The Mamluk cards were also beautifully hand-painted, with no faces because painting images were a no-no. Instead, the artwork includes intricate calligraphy with positive affirmations like “Rejoice in the happiness that returns, as a bird that sings its joy.” I wouldn’t mind some helpful sayings on my Queen of Hearts: “You can rule the world, if you know the source of ice cream…” etc.

Not for Fortune Telling

When I was younger, I was very into tarot decks and had about a dozen decks. I enjoyed learning about them, and their archetypes. Reading cards always gave me ideas on how to have a more successful future–what’s wrong with that? I still do occasionally read a set called “The Voyager Tarot.” They were really fun in staff meetings. If you know what you’re doing, you can provide an insightful reading that gives people things to think about, kind of like social media posts today. The process designers loved them!

But these early tarot cards from Italy were definitely not for fortune-telling. In fact, scholars can pin down the date of fortune telling with tarot cards to the writing of Antoine Court de Gebelin in 1781. This dude in the French court wrote a multi-volume set “creating” the mysterious secret cabbalistic hermetic meanings of these cards. But he was no historian; he was making it up. Nevertheless, many societies of esoteric knowledge picked up the idea, and by the late 19th-early20th century people like Aleister Crowley were going to town, which meant Jung would go crazy with it, and Joseph Campbell, and so on.

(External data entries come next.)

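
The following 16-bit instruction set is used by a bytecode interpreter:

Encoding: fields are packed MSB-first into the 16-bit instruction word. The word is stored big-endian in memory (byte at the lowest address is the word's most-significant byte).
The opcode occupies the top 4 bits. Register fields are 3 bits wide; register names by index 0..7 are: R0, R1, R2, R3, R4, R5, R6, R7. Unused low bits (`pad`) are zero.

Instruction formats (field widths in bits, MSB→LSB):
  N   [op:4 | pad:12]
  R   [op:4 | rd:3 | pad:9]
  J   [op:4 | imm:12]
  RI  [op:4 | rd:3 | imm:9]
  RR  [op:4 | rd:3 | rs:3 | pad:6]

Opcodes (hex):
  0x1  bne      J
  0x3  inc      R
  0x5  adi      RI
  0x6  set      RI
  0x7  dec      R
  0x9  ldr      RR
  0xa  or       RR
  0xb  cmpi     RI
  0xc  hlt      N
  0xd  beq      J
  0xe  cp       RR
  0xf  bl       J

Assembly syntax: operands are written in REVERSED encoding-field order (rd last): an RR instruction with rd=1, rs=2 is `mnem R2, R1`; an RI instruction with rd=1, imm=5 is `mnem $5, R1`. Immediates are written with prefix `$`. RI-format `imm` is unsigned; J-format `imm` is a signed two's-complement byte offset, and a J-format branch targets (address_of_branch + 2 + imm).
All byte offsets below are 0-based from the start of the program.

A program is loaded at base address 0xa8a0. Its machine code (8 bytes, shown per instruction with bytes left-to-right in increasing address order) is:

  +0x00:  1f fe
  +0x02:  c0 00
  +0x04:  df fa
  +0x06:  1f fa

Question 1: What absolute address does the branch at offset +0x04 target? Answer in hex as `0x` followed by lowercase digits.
0xa8a0

[04] df fa → 0xdffa
  top 4b → 0xd → beq [J]
  imm@[11:0]=0xffa (s12→-6) ⇒ $-6
  target = base 0xa8a0 + off 0x04 + 2 + imm -6 = 0xa8a0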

The Aleister Crowley Thoth deck, which he made up. Photo from wikipedia

One fascinating essay on the “Sociology of Tarot” then asked the key question: does the tarot contain esoteric truths from ancient Egypt? The answer is No. So why did it suddenly become part of all these rituals in the late 18th century? Researcher Mike Sosteric argues that as the feudal system broke down, to be replaced by nationalism and the industrial corporate order, there was a the rise in lodges, secret societies, and occult groups. These helped foster the idea of brotherhood to replace the familiar hierarchies which were disappearing. Oh, but now we’re getting way too far away from the Renaissance. That will have to be during my A to Z on the Industrial Revolution, circa 2025.

Suffice it to say that they didn’t use tarot cards for telling fortunes in the Renaissance. They did play fun games with them, if they could remember all the point values of the trumps.

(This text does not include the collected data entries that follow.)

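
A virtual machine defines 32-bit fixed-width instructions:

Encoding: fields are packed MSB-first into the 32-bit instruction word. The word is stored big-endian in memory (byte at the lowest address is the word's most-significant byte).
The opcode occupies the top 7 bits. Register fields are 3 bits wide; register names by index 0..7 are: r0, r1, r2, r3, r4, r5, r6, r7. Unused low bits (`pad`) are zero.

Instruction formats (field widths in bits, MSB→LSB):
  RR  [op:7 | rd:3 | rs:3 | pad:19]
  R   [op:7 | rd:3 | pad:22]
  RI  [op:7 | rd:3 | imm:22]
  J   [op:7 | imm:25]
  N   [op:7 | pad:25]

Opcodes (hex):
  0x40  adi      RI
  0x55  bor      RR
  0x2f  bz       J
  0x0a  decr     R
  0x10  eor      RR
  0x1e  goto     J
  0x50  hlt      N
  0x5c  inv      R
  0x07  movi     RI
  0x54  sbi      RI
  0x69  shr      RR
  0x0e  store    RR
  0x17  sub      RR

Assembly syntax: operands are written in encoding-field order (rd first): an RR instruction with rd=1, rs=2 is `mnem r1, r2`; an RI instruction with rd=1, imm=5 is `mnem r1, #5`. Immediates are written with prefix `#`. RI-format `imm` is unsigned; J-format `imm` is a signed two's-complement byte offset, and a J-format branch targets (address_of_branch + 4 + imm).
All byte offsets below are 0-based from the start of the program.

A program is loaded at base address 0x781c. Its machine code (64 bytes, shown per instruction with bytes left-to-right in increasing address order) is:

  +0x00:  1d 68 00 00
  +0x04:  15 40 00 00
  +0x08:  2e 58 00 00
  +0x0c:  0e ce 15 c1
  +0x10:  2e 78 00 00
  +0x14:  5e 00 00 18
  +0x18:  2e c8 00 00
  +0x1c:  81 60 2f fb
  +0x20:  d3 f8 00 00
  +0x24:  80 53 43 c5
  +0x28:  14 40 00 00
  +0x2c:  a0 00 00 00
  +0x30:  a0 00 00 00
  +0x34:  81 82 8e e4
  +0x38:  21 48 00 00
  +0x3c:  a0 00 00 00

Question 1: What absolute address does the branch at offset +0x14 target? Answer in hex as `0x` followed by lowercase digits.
0x784c

[14] 5e 00 00 18 → 0x5e000018
  op=0x5e000018>>25=0x2f ⇒ bz (J)
  imm@[24:0]=0x18 ⇒ #24
  target = base 0x781c + off 0x14 + 4 + imm 24 = 0x784c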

So if someone at a Renaissance or medieval fair tries to read your fortune, tell them they’re full of it. They can read palms, tea leaves, coins, sticks or what have you, but if they’re not dressed an outfit dated after the French Revolution, you should refuse to pay. Or give them a lecture on the origin of the tarot.

2 Replies to “T is for Trionfi”

  1. So cool to know these things!

    Yeh, I can take on a medieval or renaissance enthusiast.

    I had thought maybe the cards did originate from the esoteric or fortune-telling folks but that, come on, they’re now just four sets of patterns in most environments. Not so, in that Antoine Court de Gebelin made up meanings down the timeline. AND “many societies of esoteric knowledge picked up the idea.”

    The place I went for first and second grades didn’t allow cards except, basically, Rook and Uno. My mom later had me in their scouts-like program. So I had exposure to their church. (No dancing, but they had a yearly formal banquet for the teens. It was pleasant.)

    And… off on another but less-tangential tangent, I’d like to have a deck of playing cards with four or eight lovers added and four jokers. Anyway… I can easily get four jokers together, hey?

  2. I’ve seen some artists doing some fun modern decks where they make up new tarot-like cards with mystical and/or amusing names and images. I’ve toyed with doing something like that, and now it’s good to know I have the renaissance’s blessing for it.